A producer retorts, "I'm sorry, I just don't get it."

"Oh, did I say Teletubbies? I meant evil Teletubbies!"

"Good gawd, that's brilliant!"

Yup. You can pretty much file this under the aforementioned pretentious drivel.

----

Artist: Lionel Richie

Track: "Hello"

Album: Can't Slow Down

"I always feel like some Richie's
watching me!"

Plot Synopsis:

Lionel plays a drama teacher who happens to be in love with one of his students, a young blind woman.

Commentary:

Breaking from his normal schtick, Lionel turns the music industry on its ear with a tender love ballad!

I'm kidding, of course.

Like the majority of Richie's plethora of ballads, "Hello" is a sweet and gentle tune you're likely to hear in a dentist's lobby. But unlike the song itself, I find the theme of the video to be somewhat maniacal. It opens with Lionel providing tutelage to his drama class, but the remainder revolves around him constantly shadowing one of his students - an attractive, young blind woman. He's sneaks up behind her at lunch, at sculpting class, at the dance studio, in the halls -- you cannot escape the Richie! Lionel even calls her in the middle of the night and hangs up!

There's a word for this, but it has absolutely nothing to do with love and affection. It's called "stalking." I've listened to this song several times (it's my Mom's tape, I swear!), and I personally can't detect any stalking themes in the lyrics, but I guess the director holds a very different interpretation, because sure enough, Lionel portrays a deranged stalker. And she's blind, for Pete's sake!

Quatermass should take a look at this.

Anyway, despite Lionel's nefarious ways, it turns that the girl is in love with him as well, and surprises Richie with a hideous clay bust she made of his countenance. So not only does the video portray America's favorite balladeer as a stalker, but it also promotes the act. Stalk the ones you love and they will reciprocate that emotion eventually! Persistence pays off!

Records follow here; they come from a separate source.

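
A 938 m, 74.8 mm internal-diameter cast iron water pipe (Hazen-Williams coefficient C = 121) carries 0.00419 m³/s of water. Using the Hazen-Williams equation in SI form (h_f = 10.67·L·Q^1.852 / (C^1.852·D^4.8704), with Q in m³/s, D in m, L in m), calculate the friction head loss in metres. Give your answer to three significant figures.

h_f = 10.67·938·0.00419^1.852 / (121^1.852·0.0748^4.8704) = 16.75 m

h_f ≈ 16.7 m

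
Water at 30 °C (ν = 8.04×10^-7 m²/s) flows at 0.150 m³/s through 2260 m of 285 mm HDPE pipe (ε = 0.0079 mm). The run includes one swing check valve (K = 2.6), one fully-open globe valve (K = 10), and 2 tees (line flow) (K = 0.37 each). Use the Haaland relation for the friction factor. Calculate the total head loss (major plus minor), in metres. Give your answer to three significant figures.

V = 4Q/(πD²) = 2.351 m/s; V²/2g = 0.2818 m
Re = 8.33×10^5, ε/D = 2.77×10^-5 → f = 0.01241 (Haaland)
Major: h_f = f(L/D)·V²/2g = 0.01241·7930·0.2818 = 27.74 m
Minor: ΣK = 13.3; h_m = ΣK·V²/2g = 3.759 m
Total H_L = 27.74 + 3.759 = 31.50 m

H_L ≈ 31.5 m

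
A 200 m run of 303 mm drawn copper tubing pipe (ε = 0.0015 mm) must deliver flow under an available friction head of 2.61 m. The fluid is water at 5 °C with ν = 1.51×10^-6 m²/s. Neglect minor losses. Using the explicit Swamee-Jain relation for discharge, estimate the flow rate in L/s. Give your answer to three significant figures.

Swamee-Jain (Type II): Q = -0.965·√(gD⁵h_f/L)·ln[ε/(3.7D) + √(3.17ν²L/(gD³h_f))]
√(gD⁵h_f/L) = √(9.81·0.303⁵·2.61/200) = 0.01808
ε/(3.7D) = 1.34×10^-6; √(3.17ν²L/(gD³h_f)) = 4.51×10^-5
Q = -0.965·0.01808·ln(4.639×10^-5) = 0.1741 m³/s
Check: V = 2.41 m/s, Re = 4.85×10^5, f = 0.01324, h_f = 2.60 m ≈ 2.61 m ✓

Q ≈ 174 L/s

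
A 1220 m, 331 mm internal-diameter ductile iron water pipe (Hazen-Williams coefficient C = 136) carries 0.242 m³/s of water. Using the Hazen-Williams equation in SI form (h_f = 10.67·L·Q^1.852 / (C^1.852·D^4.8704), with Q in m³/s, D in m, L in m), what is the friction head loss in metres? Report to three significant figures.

h_f ≈ 22.9 m

h_f = 10.67·1220·0.242^1.852 / (136^1.852·0.331^4.8704) = 22.94 m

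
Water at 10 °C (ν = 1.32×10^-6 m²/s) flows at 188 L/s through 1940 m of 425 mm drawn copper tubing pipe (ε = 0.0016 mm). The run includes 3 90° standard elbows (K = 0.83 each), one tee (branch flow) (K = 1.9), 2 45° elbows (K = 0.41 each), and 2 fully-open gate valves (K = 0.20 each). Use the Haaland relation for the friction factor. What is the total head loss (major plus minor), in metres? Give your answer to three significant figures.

H_L ≈ 6.01 m

V = 4Q/(πD²) = 1.325 m/s; V²/2g = 0.08951 m
Re = 4.27×10^5, ε/D = 3.76×10^-6 → f = 0.01348 (Haaland)
Major: h_f = f(L/D)·V²/2g = 0.01348·4565·0.08951 = 5.507 m
Minor: ΣK = 5.61; h_m = ΣK·V²/2g = 0.5022 m
Total H_L = 5.507 + 0.5022 = 6.009 m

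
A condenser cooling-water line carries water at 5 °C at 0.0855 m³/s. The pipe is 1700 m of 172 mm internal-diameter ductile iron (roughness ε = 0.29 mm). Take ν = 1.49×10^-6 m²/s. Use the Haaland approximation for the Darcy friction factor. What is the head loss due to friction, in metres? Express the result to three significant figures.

h_f ≈ 156 m

V = 4Q/(πD²) = 4·0.0855/(π·0.172²) = 3.680 m/s
Re = VD/ν = 3.680·0.172/1.49×10^-6 = 4.25×10^5 → turbulent
ε/D = 0.29/172 = 0.00169
Haaland: f = 0.02286
h_f = f(L/D)V²/(2g) = 0.02286·(1700/0.172)·3.680²/(2·9.81) = 156.0 m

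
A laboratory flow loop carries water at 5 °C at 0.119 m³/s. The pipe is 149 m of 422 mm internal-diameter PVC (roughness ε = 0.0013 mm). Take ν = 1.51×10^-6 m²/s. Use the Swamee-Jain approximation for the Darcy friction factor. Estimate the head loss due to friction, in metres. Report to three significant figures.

V = 4Q/(πD²) = 4·0.119/(π·0.422²) = 0.8508 m/s
Re = VD/ν = 0.8508·0.422/1.51×10^-6 = 2.38×10^5 → turbulent
ε/D = 0.0013/422 = 3.08×10^-6
Swamee-Jain: f = 0.01505
h_f = f(L/D)V²/(2g) = 0.01505·(149/0.422)·0.8508²/(2·9.81) = 0.1961 m

h_f ≈ 0.196 m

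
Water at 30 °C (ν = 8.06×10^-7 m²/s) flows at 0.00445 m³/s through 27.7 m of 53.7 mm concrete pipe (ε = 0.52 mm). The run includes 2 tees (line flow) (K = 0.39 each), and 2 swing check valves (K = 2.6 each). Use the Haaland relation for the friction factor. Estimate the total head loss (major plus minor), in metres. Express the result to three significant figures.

H_L ≈ 5.03 m

V = 4Q/(πD²) = 1.965 m/s; V²/2g = 0.1968 m
Re = 1.31×10^5, ε/D = 0.00968 → f = 0.03801 (Haaland)
Major: h_f = f(L/D)·V²/2g = 0.03801·515.8·0.1968 = 3.857 m
Minor: ΣK = 5.98; h_m = ΣK·V²/2g = 1.177 m
Total H_L = 3.857 + 1.177 = 5.034 m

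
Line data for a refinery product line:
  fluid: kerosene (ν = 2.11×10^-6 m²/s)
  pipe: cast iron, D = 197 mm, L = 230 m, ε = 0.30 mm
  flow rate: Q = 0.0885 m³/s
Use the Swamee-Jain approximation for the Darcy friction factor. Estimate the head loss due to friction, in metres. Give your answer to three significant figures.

h_f ≈ 11.4 m

V = 4Q/(πD²) = 4·0.0885/(π·0.197²) = 2.903 m/s
Re = VD/ν = 2.903·0.197/2.11×10^-6 = 2.71×10^5 → turbulent
ε/D = 0.30/197 = 0.00152
Swamee-Jain: f = 0.02277
h_f = f(L/D)V²/(2g) = 0.02277·(230/0.197)·2.903²/(2·9.81) = 11.42 m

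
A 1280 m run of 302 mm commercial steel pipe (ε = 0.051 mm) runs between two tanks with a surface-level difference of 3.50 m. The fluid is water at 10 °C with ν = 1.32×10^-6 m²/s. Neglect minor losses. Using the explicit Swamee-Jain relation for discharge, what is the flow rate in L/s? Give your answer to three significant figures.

Q ≈ 70.8 L/s

Swamee-Jain (Type II): Q = -0.965·√(gD⁵h_f/L)·ln[ε/(3.7D) + √(3.17ν²L/(gD³h_f))]
√(gD⁵h_f/L) = √(9.81·0.302⁵·3.50/1280) = 0.008209
ε/(3.7D) = 4.56×10^-5; √(3.17ν²L/(gD³h_f)) = 8.65×10^-5
Q = -0.965·0.008209·ln(1.321×10^-4) = 0.07075 m³/s
Check: V = 0.988 m/s, Re = 2.26×10^5, f = 0.01663, h_f = 3.51 m ≈ 3.50 m ✓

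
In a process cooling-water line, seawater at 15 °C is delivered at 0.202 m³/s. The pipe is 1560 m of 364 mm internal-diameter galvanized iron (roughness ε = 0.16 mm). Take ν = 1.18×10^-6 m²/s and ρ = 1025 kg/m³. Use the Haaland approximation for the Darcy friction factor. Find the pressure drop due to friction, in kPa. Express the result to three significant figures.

Δp ≈ 141 kPa

V = 4Q/(πD²) = 4·0.202/(π·0.364²) = 1.941 m/s
Re = VD/ν = 1.941·0.364/1.18×10^-6 = 5.99×10^5 → turbulent
ε/D = 0.16/364 = 4.40×10^-4
Haaland: f = 0.01704
h_f = f(L/D)V²/(2g) = 0.01704·(1560/0.364)·1.941²/(2·9.81) = 14.03 m
Δp = ρg·h_f = 1025·9.81·14.03 = 141.0 kPa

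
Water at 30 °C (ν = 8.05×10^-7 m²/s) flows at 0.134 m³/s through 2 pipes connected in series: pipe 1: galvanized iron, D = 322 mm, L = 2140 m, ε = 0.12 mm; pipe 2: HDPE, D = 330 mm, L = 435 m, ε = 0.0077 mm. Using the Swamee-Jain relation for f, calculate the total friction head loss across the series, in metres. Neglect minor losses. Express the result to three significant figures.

H ≈ 17.4 m

Pipe 1: V = 1.646 m/s, Re = 6.58×10^5, ε/D = 3.73×10^-4, f = 0.01667, h_1 = f(L/D)V²/2g = 15.29 m
Pipe 2: V = 1.567 m/s, Re = 6.42×10^5, ε/D = 2.33×10^-5, f = 0.01295, h_2 = f(L/D)V²/2g = 2.135 m
Series → Q common, losses add: H = Σh = 17.42 m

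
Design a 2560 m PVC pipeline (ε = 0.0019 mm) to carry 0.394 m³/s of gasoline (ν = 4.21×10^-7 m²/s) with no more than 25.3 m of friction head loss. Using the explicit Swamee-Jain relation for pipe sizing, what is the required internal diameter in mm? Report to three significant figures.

Swamee-Jain (Type III): D = 0.66·[ε^1.25·(LQ²/(gh_f))^4.75 + ν·Q^9.4·(L/(gh_f))^5.2]^0.04
LQ²/(gh_f) = 1.601; L/(gh_f) = 10.31
Term 1 = ε^1.25·(…)^4.75 = 6.60×10^-7; Term 2 = ν·Q^9.4·(…)^5.2 = 1.24×10^-5
D = 0.66·(6.60×10^-7 + 1.24×10^-5)^0.04 = 0.4208 m = 421 mm
Check: V = 2.83 m/s, Re = 2.83×10^6, f = 0.01003, h_f = 24.9 m ≈ 25.3 m ✓

D ≈ 421 mm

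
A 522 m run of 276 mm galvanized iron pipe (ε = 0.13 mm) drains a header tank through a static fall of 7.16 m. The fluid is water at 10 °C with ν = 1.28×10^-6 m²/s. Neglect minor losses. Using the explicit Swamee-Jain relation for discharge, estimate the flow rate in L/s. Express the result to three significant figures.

Q ≈ 123 L/s

Swamee-Jain (Type II): Q = -0.965·√(gD⁵h_f/L)·ln[ε/(3.7D) + √(3.17ν²L/(gD³h_f))]
√(gD⁵h_f/L) = √(9.81·0.276⁵·7.16/522) = 0.01468
ε/(3.7D) = 1.27×10^-4; √(3.17ν²L/(gD³h_f)) = 4.28×10^-5
Q = -0.965·0.01468·ln(1.701×10^-4) = 0.1229 m³/s
Check: V = 2.05 m/s, Re = 4.43×10^5, f = 0.01771, h_f = 7.21 m ≈ 7.16 m ✓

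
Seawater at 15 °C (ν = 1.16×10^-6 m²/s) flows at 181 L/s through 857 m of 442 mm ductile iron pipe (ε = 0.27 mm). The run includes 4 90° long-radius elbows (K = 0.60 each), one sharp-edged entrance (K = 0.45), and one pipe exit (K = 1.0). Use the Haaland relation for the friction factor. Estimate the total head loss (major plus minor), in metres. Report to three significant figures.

H_L ≈ 2.79 m

V = 4Q/(πD²) = 1.180 m/s; V²/2g = 0.07092 m
Re = 4.49×10^5, ε/D = 6.11×10^-4 → f = 0.01832 (Haaland)
Major: h_f = f(L/D)·V²/2g = 0.01832·1939·0.07092 = 2.520 m
Minor: ΣK = 3.85; h_m = ΣK·V²/2g = 0.2731 m
Total H_L = 2.520 + 0.2731 = 2.793 m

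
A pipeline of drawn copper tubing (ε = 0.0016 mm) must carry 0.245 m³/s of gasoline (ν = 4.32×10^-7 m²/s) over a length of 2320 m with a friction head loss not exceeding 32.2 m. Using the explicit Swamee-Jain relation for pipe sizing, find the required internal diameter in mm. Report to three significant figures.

Swamee-Jain (Type III): D = 0.66·[ε^1.25·(LQ²/(gh_f))^4.75 + ν·Q^9.4·(L/(gh_f))^5.2]^0.04
LQ²/(gh_f) = 0.4409; L/(gh_f) = 7.345
Term 1 = ε^1.25·(…)^4.75 = 1.16×10^-9; Term 2 = ν·Q^9.4·(…)^5.2 = 2.49×10^-8
D = 0.66·(1.16×10^-9 + 2.49×10^-8)^0.04 = 0.3282 m = 328 mm
Check: V = 2.90 m/s, Re = 2.20×10^6, f = 0.01041, h_f = 31.4 m ≈ 32.2 m ✓

D ≈ 328 mm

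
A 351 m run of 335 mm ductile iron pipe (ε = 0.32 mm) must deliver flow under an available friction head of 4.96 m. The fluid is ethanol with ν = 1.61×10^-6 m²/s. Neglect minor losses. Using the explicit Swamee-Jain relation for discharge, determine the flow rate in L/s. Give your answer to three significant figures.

Q ≈ 189 L/s

Swamee-Jain (Type II): Q = -0.965·√(gD⁵h_f/L)·ln[ε/(3.7D) + √(3.17ν²L/(gD³h_f))]
√(gD⁵h_f/L) = √(9.81·0.335⁵·4.96/351) = 0.02418
ε/(3.7D) = 2.58×10^-4; √(3.17ν²L/(gD³h_f)) = 3.97×10^-5
Q = -0.965·0.02418·ln(2.979×10^-4) = 0.1895 m³/s
Check: V = 2.15 m/s, Re = 4.47×10^5, f = 0.02023, h_f = 4.99 m ≈ 4.96 m ✓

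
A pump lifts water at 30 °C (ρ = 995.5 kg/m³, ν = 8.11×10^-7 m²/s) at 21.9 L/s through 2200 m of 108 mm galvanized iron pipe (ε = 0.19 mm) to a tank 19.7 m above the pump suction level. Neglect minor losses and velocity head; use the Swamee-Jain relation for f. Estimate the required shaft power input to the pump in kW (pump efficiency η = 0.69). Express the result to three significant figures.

V = 4Q/(πD²) = 2.391 m/s; Re = 3.18×10^5; ε/D = 0.00176; f = 0.02341
h_f = f(L/D)V²/2g = 138.9 m
Total head H = z + h_f = 19.7 + 138.9 = 158.6 m
P_hyd = ρgQH = 995.5·9.81·0.0219·158.6 = 33.92 kW
P_shaft = P_hyd/η = 33.92/0.69 = 49.16 kW

P_shaft ≈ 49.2 kW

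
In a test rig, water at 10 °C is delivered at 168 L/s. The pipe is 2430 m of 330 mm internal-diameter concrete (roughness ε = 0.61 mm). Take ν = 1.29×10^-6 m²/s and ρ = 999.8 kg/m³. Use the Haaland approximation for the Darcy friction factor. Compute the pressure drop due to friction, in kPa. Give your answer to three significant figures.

V = 4Q/(πD²) = 4·0.168/(π·0.330²) = 1.964 m/s
Re = VD/ν = 1.964·0.330/1.29×10^-6 = 5.02×10^5 → turbulent
ε/D = 0.61/330 = 0.00185
Haaland: f = 0.02332
h_f = f(L/D)V²/(2g) = 0.02332·(2430/0.330)·1.964²/(2·9.81) = 33.77 m
Δp = ρg·h_f = 999.8·9.81·33.77 = 331.2 kPa

Δp ≈ 331 kPa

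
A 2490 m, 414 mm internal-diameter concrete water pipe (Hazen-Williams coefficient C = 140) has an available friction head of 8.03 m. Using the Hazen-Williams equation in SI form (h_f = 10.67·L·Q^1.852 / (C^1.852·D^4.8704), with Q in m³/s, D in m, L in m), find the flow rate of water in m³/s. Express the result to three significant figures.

Rearranging: Q = [h_f·C^1.852·D^4.8704 / (10.67·L)]^(1/1.852)
Q = [8.03·140^1.852·0.414^4.8704 / (10.67·2490)]^0.540 = 0.1732 m³/s

Q ≈ 0.173 m³/s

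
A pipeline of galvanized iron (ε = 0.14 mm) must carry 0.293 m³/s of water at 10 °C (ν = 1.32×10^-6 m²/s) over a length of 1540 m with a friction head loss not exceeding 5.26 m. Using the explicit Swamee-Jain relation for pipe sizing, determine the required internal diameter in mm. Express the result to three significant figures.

D ≈ 514 mm

Swamee-Jain (Type III): D = 0.66·[ε^1.25·(LQ²/(gh_f))^4.75 + ν·Q^9.4·(L/(gh_f))^5.2]^0.04
LQ²/(gh_f) = 2.562; L/(gh_f) = 29.84
Term 1 = ε^1.25·(…)^4.75 = 0.00133; Term 2 = ν·Q^9.4·(…)^5.2 = 6.00×10^-4
D = 0.66·(0.00133 + 6.00×10^-4)^0.04 = 0.5140 m = 514 mm
Check: V = 1.41 m/s, Re = 5.50×10^5, f = 0.01604, h_f = 4.88 m ≈ 5.26 m ✓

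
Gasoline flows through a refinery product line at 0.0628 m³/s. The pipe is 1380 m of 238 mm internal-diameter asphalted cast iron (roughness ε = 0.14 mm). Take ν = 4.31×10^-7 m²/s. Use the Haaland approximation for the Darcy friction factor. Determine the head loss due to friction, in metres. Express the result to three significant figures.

V = 4Q/(πD²) = 4·0.0628/(π·0.238²) = 1.412 m/s
Re = VD/ν = 1.412·0.238/4.31×10^-7 = 7.79×10^5 → turbulent
ε/D = 0.14/238 = 5.88×10^-4
Haaland: f = 0.01786
h_f = f(L/D)V²/(2g) = 0.01786·(1380/0.238)·1.412²/(2·9.81) = 10.52 m

h_f ≈ 10.5 m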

Lionel needs to realize that being a celebrity, he also acts as a role model to our nation's youth. Though I respect him as an artist, I cannot condone his total disregard in the advocation of proper morals and behavior. Everybody knows that next to perhaps Michael Jordan, all kids want to grow up and be Lionel Richie. So ask yourself, is this a good image to portray to an entire nation of young hopefuls?

Joe Bannerman knows quite well that most people under 20 won't get that "some Ritchie's watching me" joke.